Blawgletter has pondered the fraudulence of credit default swaps.
We've noted Congress's culpability in 2000, when it un-hinged the speculative CDS market from any prophylactic regulation, and in 2005, when it exempted CDS instruments from bankruptcy law protections.
Now we weigh in on Congressional outrage over American International Group's payment of around $450 million in bonuses to people in an AIG business unit that lost over $40 billion last year. Also its bulging-vein apoplexy about AIG's forking over billions — redeploying U.S. taxpayer funds — to counterparties that bought CDS-style insurance from the financial titan.
We wonder how any company can make like a slot machine for outside gamblers (who bought CDS insurance for events in which they had no financial risk) and for the very AIG employees whose bets on CDSs cost the company tens of billions.

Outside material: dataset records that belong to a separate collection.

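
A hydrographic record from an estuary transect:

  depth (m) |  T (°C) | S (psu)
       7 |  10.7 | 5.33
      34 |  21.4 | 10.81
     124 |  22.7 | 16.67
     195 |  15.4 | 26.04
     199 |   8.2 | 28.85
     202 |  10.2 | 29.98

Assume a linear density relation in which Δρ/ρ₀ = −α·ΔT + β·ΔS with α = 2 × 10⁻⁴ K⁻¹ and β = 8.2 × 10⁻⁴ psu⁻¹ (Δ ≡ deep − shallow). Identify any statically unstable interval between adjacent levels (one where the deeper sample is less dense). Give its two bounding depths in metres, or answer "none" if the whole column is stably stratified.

Evaluate Δρ/ρ₀ = −αΔT + βΔS across each adjacent pair:
  7–34 m: −αΔT+βΔS = −(2 × 10⁻⁴)(+10.7)+(8.2 × 10⁻⁴)(+5.48) = 2.4 × 10⁻³ → stable
  34–124 m: −αΔT+βΔS = −(2 × 10⁻⁴)(+1.3)+(8.2 × 10⁻⁴)(+5.86) = 4.5 × 10⁻³ → stable
  124–195 m: −αΔT+βΔS = −(2 × 10⁻⁴)(-7.3)+(8.2 × 10⁻⁴)(+9.37) = 9.1 × 10⁻³ → stable
  195–199 m: −αΔT+βΔS = −(2 × 10⁻⁴)(-7.2)+(8.2 × 10⁻⁴)(+2.81) = 3.7 × 10⁻³ → stable
  199–202 m: −αΔT+βΔS = −(2 × 10⁻⁴)(+2.0)+(8.2 × 10⁻⁴)(+1.13) = 5.3 × 10⁻⁴ → stable
Every interval has Δρ > 0: the column is stably stratified throughout.

none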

More important, we marvel that an insolvent enterprise could favor any particular creditor at the expense of others, particularly including U.S. taxpayers. For AIG has survived the last six months solely because the feds have pumped in $160 billion to save it from collapse.
In the normal case, creditors that take money from an insolvent debtor risk having to pay the cash back under fraudulent transfer laws and under bankruptcy law provisions regarding "preferences". But with AIG we seem to have shot right through the looking glass. The government, which now owns 80 percent of AIG's "equity", has magically made it solvent, we suppose.